Оставшись один, цесаревич долго ещё сидел над бумагами, читая и перечитывая их по нескольку раз. Он ничего не мог схватить на лету, с ходу, но, поразмыслив и решив что-то, уже не отступал до конца. К печальным размышлениям о судьбе голодных крестьян невольно примешивались иные, противоположные мысли. Оно и понятно. В двадцать три года трудно думать только о мрачных материях. 6 мая 1868 года душка Минни подарила ему первенца.

Родителям не надобно было выбирать имя сыну, не иначе как сам Господь подсказал его. Ведь через три дня после рождения первенца Церковь отмечала перенесение мощей святого Николая Чудотворца из Мир Ликийских в город Бар[46]. В дворцовой церкви звучал тропарь: «Приспе день светлаго торжества, град Барский радуется, и с ним вселенная вся ликовствует песньми и пеньми духовными; днесь бо священное торжество, в перенесение честных и многоцелебных мощей Святителя и Чудотворца Николая, якоже солнце незаходимое возсия светозарными лучами, и разгоняя тьму искушений же и бед, от вопиющих верно: спасай нас, великий Николае».

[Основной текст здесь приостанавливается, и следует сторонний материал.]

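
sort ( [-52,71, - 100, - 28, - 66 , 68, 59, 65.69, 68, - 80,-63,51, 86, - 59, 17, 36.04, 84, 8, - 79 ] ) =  [ - 100, - 80, - 79, - 66, - 63, - 59, - 52, - 28, 8, 17, 36.04, 51,59, 65.69, 68 , 68, 71, 84, 86 ] 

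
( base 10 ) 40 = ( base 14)2C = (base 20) 20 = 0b101000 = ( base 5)130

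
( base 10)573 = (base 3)210020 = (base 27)l6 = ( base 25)MN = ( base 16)23d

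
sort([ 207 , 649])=[ 207, 649 ] 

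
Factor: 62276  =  2^2 * 15569^1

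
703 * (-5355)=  - 3764565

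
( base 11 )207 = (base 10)249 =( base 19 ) D2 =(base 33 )7i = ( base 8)371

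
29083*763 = 22190329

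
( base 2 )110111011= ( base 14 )239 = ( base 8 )673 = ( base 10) 443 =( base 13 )281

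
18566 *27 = 501282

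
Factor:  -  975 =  - 3^1 * 5^2*13^1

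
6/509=6/509 =0.01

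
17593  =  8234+9359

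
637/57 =637/57 = 11.18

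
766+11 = 777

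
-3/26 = -3/26= -0.12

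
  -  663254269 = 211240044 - 874494313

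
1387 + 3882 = 5269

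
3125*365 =1140625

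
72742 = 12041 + 60701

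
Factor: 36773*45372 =2^2 *3^1*11^1*19^1 * 199^1*3343^1 = 1668464556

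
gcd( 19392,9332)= 4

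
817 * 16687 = 13633279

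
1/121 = 1/121 = 0.01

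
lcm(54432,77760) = 544320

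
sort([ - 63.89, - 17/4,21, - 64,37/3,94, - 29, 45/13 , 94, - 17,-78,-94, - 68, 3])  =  [ - 94, - 78, - 68,-64, - 63.89, - 29, - 17, - 17/4,3,45/13,  37/3,  21,94  ,  94] 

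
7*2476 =17332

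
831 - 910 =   -  79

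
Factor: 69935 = 5^1 * 71^1*197^1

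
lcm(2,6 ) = 6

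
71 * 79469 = 5642299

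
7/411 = 7/411 = 0.02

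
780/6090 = 26/203 = 0.13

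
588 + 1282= 1870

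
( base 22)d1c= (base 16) 18b6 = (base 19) h9i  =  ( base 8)14266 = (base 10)6326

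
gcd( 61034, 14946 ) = 2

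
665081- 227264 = 437817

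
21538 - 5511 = 16027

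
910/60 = 91/6 = 15.17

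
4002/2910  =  1 + 182/485 = 1.38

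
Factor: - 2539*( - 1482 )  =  3762798 = 2^1*3^1 * 13^1*19^1*2539^1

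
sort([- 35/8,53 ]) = [ - 35/8,53]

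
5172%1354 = 1110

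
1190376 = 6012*198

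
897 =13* 69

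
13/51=13/51 = 0.25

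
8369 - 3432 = 4937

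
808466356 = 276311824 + 532154532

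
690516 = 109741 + 580775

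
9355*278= 2600690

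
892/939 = 892/939 =0.95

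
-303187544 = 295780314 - 598967858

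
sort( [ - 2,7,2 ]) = [ - 2,2,7 ]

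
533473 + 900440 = 1433913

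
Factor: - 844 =  -  2^2*211^1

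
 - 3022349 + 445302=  - 2577047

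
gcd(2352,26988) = 12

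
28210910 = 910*31001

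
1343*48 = 64464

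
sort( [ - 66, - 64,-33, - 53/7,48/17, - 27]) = [ - 66, - 64, - 33, - 27, - 53/7,48/17 ]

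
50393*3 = 151179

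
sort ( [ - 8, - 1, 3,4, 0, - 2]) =[ - 8, - 2, - 1,0,3,4] 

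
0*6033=0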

Александр Александрович напевал в детской этот тропарь, держа в могучих ручищах крошечное красное тельце, утопающее в кружевах. Он вспомнил своего возлюбленного брата, так рано ушедшего из жизни, именем которого они с душкой Минни нарекли первенца, и повторял про себя:

– Верю, что судьба моего мальчика будет счастливее, чем у его несчастного дяди и бедного прадеда…

Глава третья

ДВОРЕЦ И КАЗЕМАТ

1

Двенадцатое декабря 1875 года наследник провёл, как обычно, в приятных хлопотах и визитах.

С утра он подписывал бумаги и принимал многочисленных посетителей, а затем, после завтрака, отправился в Таврический сад на каток, вместе с Минни и детьми. Женщина на коньках уже давно перестала удивлять публику. А ведь было время, когда великосветская молодёжь протестовала против появления на катке дам, мешавших их молодецким забавам. Но маленькая и мягкая на вид Минни настояла на том, чтоб мужчины и женщины были уравнены в правах – правда, только на катке.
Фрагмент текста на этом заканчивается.